C'est une première mondiale : un tribunal autrichien a interdit l'extension de l'aéroport de la capitale au nom de la lutte contre les émissions de gaz à effet de serre. L'intérêt public lié à la protection contre le changement climatique a été considéré comme supérieur aux autres aspects, y compris en termes d'emploi. Mais un pourvoi a été annoncé.
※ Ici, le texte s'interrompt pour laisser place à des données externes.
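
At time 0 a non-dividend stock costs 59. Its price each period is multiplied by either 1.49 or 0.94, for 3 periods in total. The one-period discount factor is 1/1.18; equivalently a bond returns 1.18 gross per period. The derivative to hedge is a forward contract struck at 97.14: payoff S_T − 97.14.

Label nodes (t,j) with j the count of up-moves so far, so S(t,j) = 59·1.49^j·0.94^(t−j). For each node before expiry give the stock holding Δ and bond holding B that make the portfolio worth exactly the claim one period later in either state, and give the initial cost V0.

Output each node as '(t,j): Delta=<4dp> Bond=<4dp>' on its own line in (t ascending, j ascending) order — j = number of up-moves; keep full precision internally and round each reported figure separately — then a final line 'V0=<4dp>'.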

Voilà une décision qui alimentera les discussions autour de Notre-Dame-des-Landes. Le tribunal administratif fédéral de Vienne a interdit la construction d'une troisième piste pour l'aéroport Wien-Schwechat en précisant que l'impact, en termes d'émissions de CO2, excédait les aspects positifs. Les magistrats ont estimé que "l'intérêt public, lié à la protection contre les effets négatifs du changement climatique, dû en particulier aux émissions de CO2, est supérieur aux intérêts publics positifs (aménagement du territoire et emploi) attendus de la réalisation du projet".

 

 

Selon eux, la construction d'une nouvelle piste aurait augmenté de façon "significative [les] émissions de gaz à effet de serre de l'Autriche". Les experts ont en effet calculé que la construction de la piste, qui nécessite de réaliser une déviation sur la route B10 voisine, et l'exploitation de cette infrastructure, aboutiraient à une augmentation de 2 % des émissions nationales de gaz carbonique liées au transport. Et ce alors que l'Autriche s'est justement engagée à diminuer l'impact de ce secteur économique d'ici à 2020 de… -2,25 %. Le bilan aurait donc été nul, obligeant le pays à trouver d'autres "pistes" d'économies. Techniquement, le chantier prévoyait de compléter les deux pistes existantes par une troisième, d'environ 3.500 mètres de long et 45 mètres de large, distante des deux autres de plus de 2 km. Elle leur aurait été reliée par deux paires de taxiways qui seraient prolongées également sur toute sa longueur.

 

3e piste aéroport de Vienne
3e piste aéroport de Vienne © Wikimedia CC

 

Le trafic se reportera-t-il sur d'autres aéroports ?

 

La décision a été accueillie avec joie par la responsable de l'Institut de droit de l'environnement de Linz, Erika Wagner, qui a déclaré : "C'est un jugement qui fera date et qui était attendu depuis longtemps par les spécialistes des sciences de l'environnement". Mais elle a également été critiquée par la direction de l'aéroport de Vienne qui a planifié cette opération d'extension depuis une dizaine d'années, afin d'éviter une possible saturation de sa plateforme actuelle en 2025. Car le trafic est en croissance constante : l'aéroport de Vienne-Schwechat a accueilli 23,4 millions de voyageurs en 2016 et table sur près de 24 millions en 2017. L'avocat de l'exploitant a déclaré : "A ma connaissance, c'est la première fois au monde que la protection du climat est invoquée pour interdire un projet concret". Avant d'ajouter : "Les avions ne voleront pas moins, ils atterriront juste ailleurs", peut-être à l'aéroport de Bratislava, distant d'une cinquantaine de kilomètres. La direction a donc prévu de se pourvoir auprès de la plus haute cour administrative voire auprès de la cour constitutionnelle. La raison écologique l'emportera-t-elle finalement sur la justification économique ?

 

 

Rappelons que l'intensité carbone de l'électricité autrichienne est assez forte, de l'ordre de 359 grammes de CO2/kWh, malgré une certaine proportion de production hydroélectrique. Le pays importe en effet une grande quantité de courant de ses voisins d'Europe centrale (République tchèque notamment) qui est encore moins vertueux. Et la taille du pays (8,7 millions d'habitants et 84.000 km²) fait que l'impact d'une seule piste d'aéroport est très significatif.